Tks alot Byron, as usual you seem to be there when it comes to embroidery issues, I have been looking for the 'cap' settings in wilcom but no luck. my machine is called "Richpiece" , also has cap attachments which I do with but no cap setting on the machine either, suppliers are not so helpful on this topic either.

any other exerts..... who can help?

on the other hand as you told me I can try the recommended settings, any sugessions on it?

Tks again


----------



## binki (Jul 16, 2006)

We are in the middle of a big cap order and I can tell you that pull compensation, needle selection, backing density, and cap style play a huge part in all of this. 

We had a design that sewed out great on a flat surface, but add a pro style 6 panel cap and it looked like crap. We had to increase the pull compensation quite a bit as well as alter the design slightly for the center seem on the cap. 

We also had ball point needles that worked fine but ball point titanium needles broke so we switched to sharp point. With the sharp point we had to increase the pull compensation on the letting to keep the cap from being cut to bits with the close stitch points on the small lettering.
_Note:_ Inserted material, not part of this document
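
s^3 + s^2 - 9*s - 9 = (s - 3)*(s + 1)*(s + 3)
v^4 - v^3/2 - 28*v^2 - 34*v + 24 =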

We also changed the underlay to reduce the number of stitch points. 

This is one area that I would look to an experienced digitizer that offers guaranteed service for the designs.


----------



## Rizzo (Nov 22, 2006)

Tks Fred, but doesn't your software or the machine has a built in cap setting like the one Byron was talking about? so there is no pull compensation that could fairly work with all designs to some extent (as a guide atleast)?


----------



## binki (Jul 16, 2006)

it has a cap setting but that doesnt make up for the variances in the different caps.


----------



## vctradingcubao (Nov 15, 2006)

...and on some cases, some embroiderers also change the needle plate when embroidering caps.


----------



## SunEmbroidery (Oct 18, 2007)

Digitze center out, bottom up except large fills should be first. Increase size or eliminate small text.


----------



## digifacmp (Nov 13, 2007)

Please go to www.impressionsmag.com or copy and paste this URL for the articel about the cap embroidery. The link is: Coping With Caps

Manoj 
digitizingfactory


----------



## Rizzo (Nov 22, 2006)

Dear Manoj,

This maybe your first post but u have no idea how informative and helpful that link you provided was. Thank you so much.

a warm welcome to the forums,


----------



## yusufu17 (May 14, 2008)

The key to embroidery for digitizing is to make sure the design starts sewing out in the middle. If you digitize for a shirt, and it sews out starting from left to right, or right to left you will have problems.


----------